The terms “process management” and “project management” are often used interchangeably, but there are important distinctions.
Project and process management are two disciplines used by organizations to advance the work of delivering value to their customers and clients. Both disciplines have standards and practices established by their respective professional organizations and practitioners, and have more in common than may be realized at first.
Understanding the difference will ensure you take the right steps to achieve your goals. In short, processes are ongoing, with constant focus on optimizing efficiency and consistency, while projects are single, time-bound events with a defined start and finish, and optimization primarily occurs once the project is complete.

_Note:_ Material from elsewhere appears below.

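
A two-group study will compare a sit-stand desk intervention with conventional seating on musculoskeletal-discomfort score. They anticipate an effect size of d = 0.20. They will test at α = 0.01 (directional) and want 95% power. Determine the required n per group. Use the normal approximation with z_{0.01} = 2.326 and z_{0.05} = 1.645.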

Projects are intended to create process change, while processes are intended to avoid any variation in results. Project management requires out-of-the-box thinking, while process management requires ensuring that the desired outcome is achieved with all of the appropriate steps occurring. Processes are your company’s guidebook for getting the job done, while projects are one-off tasks that allow for innovation. Both are critical to business success.

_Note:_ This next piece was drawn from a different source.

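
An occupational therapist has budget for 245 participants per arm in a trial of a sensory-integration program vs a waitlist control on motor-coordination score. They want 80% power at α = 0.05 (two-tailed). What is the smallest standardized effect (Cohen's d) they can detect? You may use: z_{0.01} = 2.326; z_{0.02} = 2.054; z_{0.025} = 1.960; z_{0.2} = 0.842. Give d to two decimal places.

d_min ≈ 0.25

For two independent groups of n = 245 each: d_min = (z_{α/2} + z_β)·√(2/n).
z-sum = 1.960 + 0.842 = 2.802.
d_min = 2.802 × √(2/245) = 2.802 × 0.0904 = 0.253.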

Though process management and project management are distinct sets of responsibilities, they work together to create organizational success. Process management encompasses project management by creating the space for innovation to take place. The right process for your business can determine microprocesses, ultimately dictating the flow of your projects. Organizations that lack defined processes often find that projects become chaotic and ultimately unsuccessful.
Understanding the differences between process and project management, as well as the relationship between the two functions, ensures that your approach is designed to maximize success. Your success depends on adopting the appropriate mindset for process work vs. project work. This depends on the goal you want to achieve.
No matter where you are in the lifespan of your organization, your priority must be managing your processes.